Seated erect in a long, flowing white gown, the Queen announced: ''In order to promote efficiency and growth, my government will continue their policies of exposing state-owned businesses to competition and, where appropriate, returning them to the private sector.''
To that end the National Bus Company will be denationalized. That terse announcement reveals very little of the far-reaching changes already under way, and which will continue for some time to come, to free the economy from state control.
To the Thatcher government the argument is unassailable. What made Britain great during the 19th century was free enterprise. What makes the United States great today is a free enterprise system shorn of monopolistic practices. And what will restore Britain today, says the government, is free enterprise and a climate of competition.
As a result the Conservatives have systematically set out to ensure that Britain has one of the smallest state sectors in the world. For the Conservatives the economy must as far as possible be liberated from state control if it is to be productive and efficient. Hence the denationalizing or ''privatizing'' - to use the government's own words - of five major enterprises last year. This makes 13 since the Thatcher government came to power in 1979.
Just around the corner comes easily the biggest prize of all: the privatization of British Telecom, a huge (STR)8 billion ($9.6 billion) enterprise carrying 16 million telephone calls a day.

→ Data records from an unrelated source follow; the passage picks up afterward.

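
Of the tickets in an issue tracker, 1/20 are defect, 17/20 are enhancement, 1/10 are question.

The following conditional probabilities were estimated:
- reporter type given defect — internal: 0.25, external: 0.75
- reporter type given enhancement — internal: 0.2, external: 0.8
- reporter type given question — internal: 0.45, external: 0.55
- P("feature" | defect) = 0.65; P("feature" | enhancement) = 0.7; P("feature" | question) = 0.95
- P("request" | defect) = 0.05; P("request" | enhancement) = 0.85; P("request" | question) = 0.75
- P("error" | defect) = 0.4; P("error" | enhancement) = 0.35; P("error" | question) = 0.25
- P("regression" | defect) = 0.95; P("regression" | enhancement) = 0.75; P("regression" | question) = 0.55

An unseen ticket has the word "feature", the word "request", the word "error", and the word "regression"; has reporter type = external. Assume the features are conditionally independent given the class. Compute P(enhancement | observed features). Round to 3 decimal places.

0.948

defect: 0.05 × 0.75 × 0.65 × 0.05 × 0.4 × 0.95 = 0.000463125
enhancement: 0.85 × 0.8 × 0.7 × 0.85 × 0.35 × 0.75 = 0.1062075
question: 0.1 × 0.55 × 0.95 × 0.75 × 0.25 × 0.55 = 0.00538828125
P(enhancement | x) = 0.1062075 / 0.11205890625 ≈ 0.948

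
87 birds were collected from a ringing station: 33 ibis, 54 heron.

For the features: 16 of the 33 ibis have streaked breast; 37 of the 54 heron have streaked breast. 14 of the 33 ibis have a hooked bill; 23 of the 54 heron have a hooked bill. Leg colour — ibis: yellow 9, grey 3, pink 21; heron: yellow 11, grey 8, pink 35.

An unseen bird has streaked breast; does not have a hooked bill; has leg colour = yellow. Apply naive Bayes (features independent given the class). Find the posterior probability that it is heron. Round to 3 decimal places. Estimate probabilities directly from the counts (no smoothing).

ibis: (33/87) × (16/33) × (19/33) × (9/33) ≈ 0.0288781
heron: (54/87) × (37/54) × (31/54) × (11/54) ≈ 0.0497335
P(heron | x) = 0.0497335 / 0.0786116 ≈ 0.633

0.633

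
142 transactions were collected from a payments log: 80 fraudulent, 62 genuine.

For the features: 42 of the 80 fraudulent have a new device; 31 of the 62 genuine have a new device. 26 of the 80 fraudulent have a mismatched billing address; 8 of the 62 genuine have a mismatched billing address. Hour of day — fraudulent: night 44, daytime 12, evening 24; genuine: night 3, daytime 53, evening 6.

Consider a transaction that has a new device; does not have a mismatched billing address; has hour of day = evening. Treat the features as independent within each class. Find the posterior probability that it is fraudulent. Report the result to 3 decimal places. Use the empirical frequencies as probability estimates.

fraudulent: (80/142) × (42/80) × (54/80) × (24/80) ≈ 0.0598944
genuine: (62/142) × (31/62) × (54/62) × (6/62) ≈ 0.0184007
P(fraudulent | x) = 0.0598944 / 0.0782951 ≈ 0.765

0.765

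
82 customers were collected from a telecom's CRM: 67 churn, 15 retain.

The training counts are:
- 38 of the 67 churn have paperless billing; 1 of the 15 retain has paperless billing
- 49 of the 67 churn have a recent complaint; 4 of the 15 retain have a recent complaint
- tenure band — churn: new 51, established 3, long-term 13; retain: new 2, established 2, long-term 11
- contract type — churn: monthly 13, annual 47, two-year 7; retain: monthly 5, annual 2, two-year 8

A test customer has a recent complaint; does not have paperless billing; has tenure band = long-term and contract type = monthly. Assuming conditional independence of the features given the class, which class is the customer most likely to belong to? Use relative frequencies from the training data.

churn: (67/82) × (29/67) × (49/67) × (13/67) × (13/67) ≈ 0.00973739
retain: (15/82) × (14/15) × (4/15) × (11/15) × (5/15) ≈ 0.0111292
Highest score → retain.

retain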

This month's flotation of British Telecom shares will be the largest stock market flotation in history. The Tories hope this will double the number of private shareowners in the country from 3 million to 6 million.
The government likes that idea not just for economic reasons. It also fits neatly into the larger Tory philosophy that Britain should not only be a property-owning democracy (which is why the sale of Council Houses has been encouraged), but also an equity-owning democracy.
As David Selves, a delegate to the recent Tory conference in Brighton saw it: ''It is the equity-owning democracy that is the new frontier.'' Such enthusiasm was echoed by Mrs. Thatcher's own credo that under the Conservatives she wants ''every owner to be an earner and every earner be an owner.''
Tory plans to privatize significant areas of the public sector (gas and electricity could follow) has outraged the Trades Union Congress which feels the government has no right to sell off what it considers a national asset.
They have fought back with the slogan ''Public, it's yours. Private, it's theirs.''
Is total privatization the objective of the Thatcher government?
Many Conservatives believe that it is the party's ultimate objective. More cautious Conservatives point out that some privatization moves, such as the floatation of Britoil and Amersham, turned out to be financial flops.
Some public sector operations are so unwieldy and unprofitable that no hard-headed businessman would touch them with a 10-ft. barge pole. And there are instances such as BL (formerly British Leyland) which failed as privatized concerns and had to be rescued by the state.